Es gibt sogar unter den gebildeten Leuten (oder gerade dort) die nie versiegenden Stimmen, die raunen, Tolkien habe sich bei seinem epochemachenden Werk vom zweiten Weltkrieg inspirieren lassen; dann kam John Garth und erklärte in seiner Tolkien-Biographie der Welt, es handle sich um den ersten Weltkrieg, den Tolkien da verarbeite. Tolkien selbst waren diese Verweise schon zu Lebzeiten suspekt – und das zu recht. Es ist nicht ungewöhnlich, dass die Analyse eines Literaturwissenschaftlers mehr über den Analytiker aussagt als über das eigentliche Werk. Das ist das eine. Das andere ist die Tatsache, dass man sich in Mainstream-Kreisen den Erfolg eines Fantasy-Werkes irgendwie erklären muss, um sich ihm bedenkenlos widmen zu können.

Selbstverständlich war Tolkien als Autor von Ideen inspiriert, die aus unserer Welt stammen, aber das ist eine Binsenweisheit, die nirgendwohin führt.

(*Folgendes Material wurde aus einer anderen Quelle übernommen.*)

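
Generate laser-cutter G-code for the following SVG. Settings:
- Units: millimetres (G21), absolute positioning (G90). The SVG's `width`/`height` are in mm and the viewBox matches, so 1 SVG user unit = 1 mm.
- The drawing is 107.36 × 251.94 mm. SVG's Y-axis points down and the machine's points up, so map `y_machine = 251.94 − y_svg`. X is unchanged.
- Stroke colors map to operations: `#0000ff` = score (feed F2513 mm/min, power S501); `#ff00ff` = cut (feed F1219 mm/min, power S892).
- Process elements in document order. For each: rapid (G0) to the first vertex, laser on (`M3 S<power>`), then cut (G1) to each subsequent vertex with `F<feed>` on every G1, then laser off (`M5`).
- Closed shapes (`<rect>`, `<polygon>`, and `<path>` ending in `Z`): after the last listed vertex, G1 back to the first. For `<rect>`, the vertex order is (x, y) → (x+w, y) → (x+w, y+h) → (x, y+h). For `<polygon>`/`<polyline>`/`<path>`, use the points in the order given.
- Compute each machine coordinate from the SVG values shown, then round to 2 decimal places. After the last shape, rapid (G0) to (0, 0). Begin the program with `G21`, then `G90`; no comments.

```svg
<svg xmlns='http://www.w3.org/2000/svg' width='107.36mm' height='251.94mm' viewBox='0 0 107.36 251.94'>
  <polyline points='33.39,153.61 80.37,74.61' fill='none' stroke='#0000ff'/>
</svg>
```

G21
G90
G0 X33.39 Y98.33
M3 S501
G1 X80.37 Y177.33 F2513
M5
G0 X0.00 Y0.00

1 u = 1 mm; y_m = 251.94 − y.

[1] `<polyline>` line segment, #0000ff→score S501 F2513: (33.39,98.33) → (80.37,177.33)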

Und damit begrüße ich euch zu einer Sendung, die natürlich zu unseren Buchbesprechungen gehört, aber da es sich um „Der Herr der Ringe“ handelt, natürlich viel mehr ist. Es stellt sich die Frage, wie sinnvoll es ist, das beinahe schon zu Tode besprochene Werk Tolkiens noch einmal aufzuwärmen, aber das Phantastikon würde seinen Namen nicht verdienen, wenn es auf dieses Epochemachende Werk aus welchen Gründen auch immer verzichten würde.

In einem Brief an seinen Freund, den englischen Jesuitenpater Robert Murray beschrieb Tolkien „Der Herr der Ringe“ einmal als „ein grundlegend religiöses und katholisches Werk, zunächst unbewusst gestaltet, aber in der Überarbeitungsphase dann bewusst ausgeführt“.

Es gibt viele theologische Themen, die der Erzählung zugrunde liegen: der Kampf des Guten gegen das Böse, der Triumph der Demut über den Stolz, die Wirksamkeit der Gnade, des Todes und der Unsterblichkeit, der Auferstehung, der Erlösung, der Buße, der Selbstaufopferung, des freien Willens, der Gerechtigkeit, der Gemeinschaft, der Autorität und der Heilung.

Auch religiöse Motive, die nicht christlicher Natur sind, erkennt man als starke Einflüsse in Mittelerde. Das Pantheon des Valar und Maiar (größere und kleinere Götter/Engel), das für die Erschaffung und Erhaltung von allem verantwortlich ist, von Himmel (Manwë) und Meer (Ulmo) bis hin zu Träumen (Lórien) und Schicksal (Mandos), suggeriert eine vorchristliche Mythologie, auch wenn Valar und Maiar selbst Schöpfungen einer monotheistischen Einheit sind – Illuvatar oder Eru genannt.

Andere vorchristliche mythologische Bezüge finden sich in den Darstellungen des „wilden Mannes“ (Tom Bombadil), der Istari (gemeinhin als die Zauberer bezeichnet, vielleicht aber mehr Engel als Zauberer), Gestaltwandler (Beorn), untote Geister (Grabunholde), beseelte Nicht-Menschen (Zwerge, Elfen, Hobbits und natürlich Ents). Magie wird in Mittelerde frei verwendet und findet sich nicht nur in den Beschwörungen der Zauberer, sondern auch in den Waffen und Werkzeugen der Krieger und Handwerker, in den Wahrnehmungen und Fähigkeiten der Helden und in der Natur selbst.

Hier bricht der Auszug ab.